Nevertheless, Second Christmas remains. Let’s celebrate!
The add-on holiday on Dec. 26 began in Europe in the Middle Ages as a commemoration of St. Stephen’s Day. St. Stephen was a kind, generous man who preached too cleverly and was stoned to death for blasphemy.
In the last two centuries, religious and recreational celebration of the holiday have vied for primary attention from generation to generation, especially among the Pennsylvania Dutch who brought the tradition here from Germany.
Observance of Second Christmas on this side of the pond began in the early 19th century with the fancy Dutch, as opposed to the Plain sects. They observed the holiday by hunting foxes, staging shooting matches or, if they were determined to break with the religious customs of the day previous, dancing and drinking. No turtle doves involved.
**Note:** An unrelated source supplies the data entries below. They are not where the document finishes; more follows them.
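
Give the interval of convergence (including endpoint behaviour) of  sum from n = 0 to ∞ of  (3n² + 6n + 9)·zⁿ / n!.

(−∞, ∞)

The ratio of consecutive coefficients is (3(n+1)² + 6(n+1) + 9)/(3n² + 6n + 9) · 1/(n+1) → 0.
The limit is 0, so the series converges for all z; R = ∞.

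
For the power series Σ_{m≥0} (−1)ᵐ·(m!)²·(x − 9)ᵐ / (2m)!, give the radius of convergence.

The ratio of consecutive coefficients is (m+1)²/[(2m+1)·(2m+2)] → 1/4.
Convergence for |x − 9| · 1/4 < 1, i.e. |x − 9| < 4. So R = 4.

R = 4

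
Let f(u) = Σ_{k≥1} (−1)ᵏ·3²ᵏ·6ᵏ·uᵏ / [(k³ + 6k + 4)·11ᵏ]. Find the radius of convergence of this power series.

R = 11/54

Ratio test: |a_{k+1}/a_k| = [(k³ + 6k + 4)/((k+1)³ + 6(k+1) + 4)] · 9·6/11 → 54/11 as k → ∞.
Thus R = 1/(54/11) = 11/54.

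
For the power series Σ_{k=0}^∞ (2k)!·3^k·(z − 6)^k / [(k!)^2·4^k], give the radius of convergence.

R = 1/3

Ratio test: |a_{k+1}/a_k| = (2k+1)·(2k+2)/(k+1)² · 3/4 → 3 as k → ∞.
Thus R = 1/(3) = 1/3.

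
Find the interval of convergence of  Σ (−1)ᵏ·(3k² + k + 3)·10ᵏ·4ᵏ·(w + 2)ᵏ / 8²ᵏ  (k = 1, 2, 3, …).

(-18/5, -2/5)

The ratio of consecutive coefficients is [(3(k+1)² + (k+1) + 3)/(3k² + k + 3)] · 10·4/64 → 5/8.
The series converges when 5/8 · |w + 2| < 1, giving R = 8/5.
At w = -2/5: the terms have absolute value of order k², which does not tend to 0, so the series diverges by the divergence test.
Endpoint w = -18/5: the k-th term does not approach 0; divergence by the term test.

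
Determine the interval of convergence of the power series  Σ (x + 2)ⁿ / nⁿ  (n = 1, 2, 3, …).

By the Cauchy root test, |a_n|^(1/n) = 1/n → 0.
The limit is 0 for every x, so R = ∞.

(−∞, ∞)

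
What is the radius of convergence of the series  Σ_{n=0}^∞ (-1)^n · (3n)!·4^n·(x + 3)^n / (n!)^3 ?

Apply the ratio test: |a_{n+1}| / |a_n| = (3n+1)·(3n+2)·(3n+3)/(n+1)³ · 4, which tends to 108 as n → ∞.
Thus R = 1/(108) = 1/108.

R = 1/108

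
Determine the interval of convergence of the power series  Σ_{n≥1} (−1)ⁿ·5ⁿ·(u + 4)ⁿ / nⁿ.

(−∞, ∞)

Applying the root test, |a_n|^(1/n) = 5/n → 0.
Since the n-th root of |a_n| tends to 0, the series converges for all real u; R = ∞.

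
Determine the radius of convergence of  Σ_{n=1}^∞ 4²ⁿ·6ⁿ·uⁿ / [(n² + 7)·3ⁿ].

R = 1/32

Ratio test: |a_{n+1}/a_n| = [(n² + 7)/((n+1)² + 7)] · 16·6/3 → 32 as n → ∞.
Thus R = 1/(32) = 1/32.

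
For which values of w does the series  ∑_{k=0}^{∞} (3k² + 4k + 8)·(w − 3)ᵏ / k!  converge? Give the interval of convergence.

Ratio test: |a_{k+1}/a_k| = (3(k+1)² + 4(k+1) + 8)/(3k² + 4k + 8) · 1/(k+1) → 0 as k → ∞.
Since the limit is 0 < 1 for every w, the series converges on all of ℝ and R = ∞.

(−∞, ∞)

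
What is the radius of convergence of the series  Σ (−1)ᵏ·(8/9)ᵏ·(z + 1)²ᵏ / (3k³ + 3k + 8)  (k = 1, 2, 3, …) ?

R = 3√2/4

Apply the ratio test: |a_{k+1}| / |a_k| = [(3k³ + 3k + 8)/(3(k+1)³ + 3(k+1) + 8)] · 8/9, which tends to 8/9 as k → ∞.
Writing y = (z + 1)², the series in y has radius 9/8, so |z + 1| < √(9/8) and R = 3√2/4.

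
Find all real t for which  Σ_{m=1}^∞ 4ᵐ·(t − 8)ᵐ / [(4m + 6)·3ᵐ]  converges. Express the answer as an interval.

The ratio of consecutive coefficients is [(4m + 6)/(4(m+1) + 6)] · 4/3 → 4/3.
The series converges when 4/3 · |t − 8| < 1, giving R = 3/4.
Check t = 35/4: comparison with the harmonic series Σ 1/m shows the series diverges.
Check t = 29/4: the terms alternate in sign and decrease monotonically to 0 in absolute value (size ~ c/m), so the alternating series test gives convergence.

[29/4, 35/4)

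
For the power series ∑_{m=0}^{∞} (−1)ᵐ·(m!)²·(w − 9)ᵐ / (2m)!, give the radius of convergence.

The ratio of consecutive coefficients is (m+1)²/[(2m+1)·(2m+2)] → 1/4.
Convergence for |w − 9| · 1/4 < 1, i.e. |w − 9| < 4. So R = 4.

R = 4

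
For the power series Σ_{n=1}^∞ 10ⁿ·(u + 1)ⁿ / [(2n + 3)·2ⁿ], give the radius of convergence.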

Second Christmas was as much celebrated as Dec. 25, a Lancaster Express editorialist noted in 1850, though some celebrants were subdued “and repentant as if they mourned the absence of what lined their pockets on the morning of the 25th, and had since been sacrificed for (a) few hours of ‘merriment.’”
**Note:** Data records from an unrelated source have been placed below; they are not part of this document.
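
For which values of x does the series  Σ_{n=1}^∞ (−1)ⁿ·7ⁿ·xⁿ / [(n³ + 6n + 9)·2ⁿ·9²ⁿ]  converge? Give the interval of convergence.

[-162/7, 162/7]

The ratio of consecutive coefficients is [(n³ + 6n + 9)/((n+1)³ + 6(n+1) + 9)] · 7/(2·81) → 7/162.
Convergence for |x| · 7/162 < 1, i.e. |x| < 162/7. So R = 162/7.
Check x = 162/7: absolute convergence follows by limit comparison with Σ 1/n³.
When x = -162/7, the terms are on the order of 1/n³, so the series converges absolutely by comparison with the p-series (p = 3 > 1).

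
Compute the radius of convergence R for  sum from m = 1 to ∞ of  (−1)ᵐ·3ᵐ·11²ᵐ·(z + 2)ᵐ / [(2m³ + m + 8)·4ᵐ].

R = 4/363

The ratio of consecutive coefficients is [(2m³ + m + 8)/(2(m+1)³ + (m+1) + 8)] · 3·121/4 → 363/4.
Thus R = 1/(363/4) = 4/363.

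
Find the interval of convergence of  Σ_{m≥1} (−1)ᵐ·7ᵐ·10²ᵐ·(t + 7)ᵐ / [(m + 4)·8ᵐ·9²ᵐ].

(-1387/175, -1063/175]

Apply the ratio test: |a_{m+1}| / |a_m| = [(m + 4)/((m+1) + 4)] · 7·100/(8·81), which tends to 175/162 as m → ∞.
The series converges when 175/162 · |t + 7| < 1, giving R = 162/175.
At t = -1063/175: convergence follows from the alternating series test (terms decrease monotonically to 0).
Endpoint t = -1387/175: comparison with the harmonic series Σ 1/m shows the series diverges.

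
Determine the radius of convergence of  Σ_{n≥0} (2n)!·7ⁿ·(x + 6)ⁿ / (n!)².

By the ratio test, |a_{n+1}/a_n| = (2n+1)·(2n+2)/(n+1)² · 7 → 28.
Thus R = 1/(28) = 1/28.

R = 1/28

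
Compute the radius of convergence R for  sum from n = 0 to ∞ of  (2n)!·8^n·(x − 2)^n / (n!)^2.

Apply the ratio test: |a_{n+1}| / |a_n| = (2n+1)·(2n+2)/(n+1)² · 8, which tends to 32 as n → ∞.
The series converges when 32 · |x − 2| < 1, giving R = 1/32.

R = 1/32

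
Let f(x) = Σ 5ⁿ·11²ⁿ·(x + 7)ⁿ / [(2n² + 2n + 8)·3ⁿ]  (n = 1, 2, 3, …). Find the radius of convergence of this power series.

Apply the ratio test: |a_{n+1}| / |a_n| = [(2n² + 2n + 8)/(2(n+1)² + 2(n+1) + 8)] · 5·121/3, which tends to 605/3 as n → ∞.
Thus R = 1/(605/3) = 3/605.

R = 3/605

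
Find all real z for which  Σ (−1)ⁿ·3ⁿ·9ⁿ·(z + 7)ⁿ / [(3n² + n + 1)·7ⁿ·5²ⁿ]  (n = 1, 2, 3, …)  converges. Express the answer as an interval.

The ratio of consecutive coefficients is [(3n² + n + 1)/(3(n+1)² + (n+1) + 1)] · 3·9/(7·25) → 27/175.
Convergence for |z + 7| · 27/175 < 1, i.e. |z + 7| < 175/27. So R = 175/27.
Endpoint z = -14/27: the series is dominated by a constant times Σ 1/n², which converges (p = 2 > 1).
When z = -364/27, absolute convergence follows by limit comparison with Σ 1/n².

[-364/27, -14/27]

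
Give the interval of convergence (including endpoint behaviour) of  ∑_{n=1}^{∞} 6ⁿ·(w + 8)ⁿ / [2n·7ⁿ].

Apply the ratio test: |a_{n+1}| / |a_n| = [2n/2(n+1)] · 6/7, which tends to 6/7 as n → ∞.
The series converges when 6/7 · |w + 8| < 1, giving R = 7/6.
Check w = -41/6: the terms are asymptotic to a nonzero constant times 1/n, so the series diverges by limit comparison with Σ 1/n.
Check w = -55/6: an alternating series whose terms decrease to 0 in absolute value, so it converges by the Leibniz criterion.

[-55/6, -41/6)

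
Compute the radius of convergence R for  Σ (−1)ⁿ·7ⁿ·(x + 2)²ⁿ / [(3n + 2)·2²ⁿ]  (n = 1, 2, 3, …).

Ratio test: |a_{n+1}/a_n| = [(3n + 2)/(3(n+1) + 2)] · 7/4 → 7/4 as n → ∞.
Successive powers of (x + 2) differ by 2, so the series converges when |x + 2|² · 7/4 < 1, i.e. |x + 2| < √(4/7). So R = 2√7/7.

R = 2√7/7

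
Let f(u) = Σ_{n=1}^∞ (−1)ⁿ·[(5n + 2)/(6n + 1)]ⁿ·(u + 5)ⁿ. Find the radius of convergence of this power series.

Applying the root test, |a_n|^(1/n) = (5n + 2)/(6n + 1) → 5/6.
Convergence for |u + 5| · 5/6 < 1, i.e. |u + 5| < 6/5. So R = 6/5.

R = 6/5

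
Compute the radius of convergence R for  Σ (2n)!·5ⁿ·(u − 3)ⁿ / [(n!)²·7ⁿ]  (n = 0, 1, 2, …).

R = 7/20

Apply the ratio test: |a_{n+1}| / |a_n| = (2n+1)·(2n+2)/(n+1)² · 5/7, which tends to 20/7 as n → ∞.
Thus R = 1/(20/7) = 7/20.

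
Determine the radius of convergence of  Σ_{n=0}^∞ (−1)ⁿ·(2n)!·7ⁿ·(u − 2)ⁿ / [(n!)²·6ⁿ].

R = 3/14

Ratio test: |a_{n+1}/a_n| = (2n+1)·(2n+2)/(n+1)² · 7/6 → 14/3 as n → ∞.
Convergence for |u − 2| · 14/3 < 1, i.e. |u − 2| < 3/14. So R = 3/14.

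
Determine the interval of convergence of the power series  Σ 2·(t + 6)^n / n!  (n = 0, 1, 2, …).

(−∞, ∞)

Apply the ratio test: |a_{n+1}| / |a_n| = 2/2 · 1/(n+1), which tends to 0 as n → ∞.
Since the limit is 0 < 1 for every t, the series converges on all of ℝ and R = ∞.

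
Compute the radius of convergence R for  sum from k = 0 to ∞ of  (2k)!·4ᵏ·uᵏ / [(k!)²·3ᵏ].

The ratio of consecutive coefficients is (2k+1)·(2k+2)/(k+1)² · 4/3 → 16/3.
The series converges when 16/3 · |u| < 1, giving R = 3/16.

R = 3/16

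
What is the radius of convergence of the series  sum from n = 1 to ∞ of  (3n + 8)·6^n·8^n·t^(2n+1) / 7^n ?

R = √21/12

By the ratio test, |a_{n+1}/a_n| = [(3(n+1) + 8)/(3n + 8)] · 6·8/7 → 48/7.
Successive powers of t differ by 2, so the series converges when |t|² · 48/7 < 1, i.e. |t| < √(7/48). So R = √21/12.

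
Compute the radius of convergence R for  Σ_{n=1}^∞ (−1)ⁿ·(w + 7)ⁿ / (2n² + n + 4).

R = 1

Ratio test: |a_{n+1}/a_n| = (2n² + n + 4)/(2(n+1)² + (n+1) + 4) → 1 as n → ∞.
Convergence for |w + 7| < 1, so R = 1.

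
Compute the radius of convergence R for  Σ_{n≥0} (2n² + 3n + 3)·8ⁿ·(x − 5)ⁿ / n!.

R = ∞

Ratio test: |a_{n+1}/a_n| = (2(n+1)² + 3(n+1) + 3)/(2n² + 3n + 3) · 8 · 1/(n+1) → 0 as n → ∞.
Since the limit is 0 < 1 for every x, the series converges on all of ℝ and R = ∞.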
The Express commented at length on a particularly wild Second Christmas in 1866. A “winter ball” held at the Normal School in Millersville (which evolved into Millersville University) ended with “some bloody noses and black eyes, considerable drunkenness, with a sprinkle of rowdyism.'”
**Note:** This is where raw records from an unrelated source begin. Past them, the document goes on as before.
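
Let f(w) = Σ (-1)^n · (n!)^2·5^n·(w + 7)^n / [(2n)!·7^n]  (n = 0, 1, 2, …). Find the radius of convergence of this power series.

By the ratio test, |a_{n+1}/a_n| = (n+1)²/[(2n+1)·(2n+2)] · 5/7 → 5/28.
Thus R = 1/(5/28) = 28/5.

R = 28/5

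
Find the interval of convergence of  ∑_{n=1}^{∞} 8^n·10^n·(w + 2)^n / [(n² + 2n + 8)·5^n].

The ratio of consecutive coefficients is [(n² + 2n + 8)/((n+1)² + 2(n+1) + 8)] · 8·10/5 → 16.
The series converges when 16 · |w + 2| < 1, giving R = 1/16.
When w = -31/16, the terms are on the order of 1/n², so the series converges absolutely by comparison with the p-series (p = 2 > 1).
At w = -33/16: absolute convergence follows by limit comparison with Σ 1/n².

[-33/16, -31/16]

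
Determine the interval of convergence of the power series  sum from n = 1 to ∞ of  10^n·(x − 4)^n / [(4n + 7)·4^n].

The ratio of consecutive coefficients is [(4n + 7)/(4(n+1) + 7)] · 10/4 → 5/2.
Hence the series converges for |x − 4| < 1/(5/2) = 2/5, so the radius of convergence is 2/5.
At x = 22/5: comparison with the harmonic series Σ 1/n shows the series diverges.
At x = 18/5: the terms alternate in sign and decrease monotonically to 0 in absolute value (size ~ c/n), so the alternating series test gives convergence.

[18/5, 22/5)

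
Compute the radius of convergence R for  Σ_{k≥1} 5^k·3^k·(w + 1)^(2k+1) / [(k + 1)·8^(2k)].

By the ratio test, |a_{k+1}/a_k| = [(k + 1)/((k+1) + 1)] · 5·3/64 → 15/64.
Writing y = (w + 1)², the series in y has radius 64/15, so |w + 1| < √(64/15) and R = 8√15/15.

R = 8√15/15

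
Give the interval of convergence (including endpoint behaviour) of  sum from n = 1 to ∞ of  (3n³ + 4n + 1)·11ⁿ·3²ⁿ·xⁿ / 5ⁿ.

(-5/99, 5/99)

Ratio test: |a_{n+1}/a_n| = [(3(n+1)³ + 4(n+1) + 1)/(3n³ + 4n + 1)] · 11·9/5 → 99/5 as n → ∞.
Hence the series converges for |x| < 1/(99/5) = 5/99, so the radius of convergence is 5/99.
Check x = 5/99: the n-th term does not approach 0; divergence by the term test.
At x = -5/99: the terms do not tend to 0, so the series diverges.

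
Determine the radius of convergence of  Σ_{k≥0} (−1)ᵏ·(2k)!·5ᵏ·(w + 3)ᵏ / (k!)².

R = 1/20

By the ratio test, |a_{k+1}/a_k| = (2k+1)·(2k+2)/(k+1)² · 5 → 20.
Hence the series converges for |w + 3| < 1/(20) = 1/20, so the radius of convergence is 1/20.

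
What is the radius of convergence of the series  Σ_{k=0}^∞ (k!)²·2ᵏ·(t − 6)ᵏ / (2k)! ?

By the ratio test, |a_{k+1}/a_k| = (k+1)²/[(2k+1)·(2k+2)] · 2 → 1/2.
Convergence for |t − 6| · 1/2 < 1, i.e. |t − 6| < 2. So R = 2.

R = 2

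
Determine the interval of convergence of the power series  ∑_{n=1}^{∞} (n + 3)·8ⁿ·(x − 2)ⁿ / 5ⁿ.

(11/8, 21/8)

Ratio test: |a_{n+1}/a_n| = [((n+1) + 3)/(n + 3)] · 8/5 → 8/5 as n → ∞.
Hence the series converges for |x − 2| < 1/(8/5) = 5/8, so the radius of convergence is 5/8.
Endpoint x = 21/8: the terms have absolute value of order n, which does not tend to 0, so the series diverges by the divergence test.
Endpoint x = 11/8: the n-th term does not approach 0; divergence by the term test.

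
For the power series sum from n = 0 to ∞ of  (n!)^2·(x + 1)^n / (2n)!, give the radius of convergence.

The ratio of consecutive coefficients is (n+1)²/[(2n+1)·(2n+2)] → 1/4.
Convergence for |x + 1| · 1/4 < 1, i.e. |x + 1| < 4. So R = 4.

R = 4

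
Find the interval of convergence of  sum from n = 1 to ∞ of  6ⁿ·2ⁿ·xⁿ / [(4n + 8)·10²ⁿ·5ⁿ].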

It is strange, an editorialist noted, that “poor whisky predominates so largely over sense in the conduct of some young men. ... We understand an effort will be made this winter to prohibit the sale of liquor within a certain radius of the State Normal Schools.”
Perhaps that is why, even today, there are so few places where anyone can buy a drink (or anything else, for that matter) in Millersville, a remarkably atypical college town.
In 1872, the Express — which seems to have cornered the coverage of Second Christmas in the mid-19th century — discussed a freak incident in which a youth named Stahl ate an entire goose before the sun set on Dec. 26.
This was the same fellow who sometime previously had eaten 17 dry pretzels without taking a drink of any liquid, the Express said. Someone suggested that “though Stahl by name he never yet had been stalled — at eating.”
By the end of the 19th century, celebration of Second Christmas, or at least newspaper coverage of it, seems to have been limited to church services and fox chases.
While several European countries — Germany and the Netherlands among them — still mark Second Christmas today, in the United States celebration continues primarily among the Amish.
They break free of the religious services of Dec. 25 to spend time exchanging good cheer with family and neighbors. Amish youngsters go off to play volleyball or more daring games. Lancaster County roads will be filled with horse-and-buggy teams traveling to and fro.
But most Lancaster residents have found other things to do. Many return to work on Second Christmas, leaving the kids alone to play with new toys that Santa hauled down their chimneys on the first day of Christmas.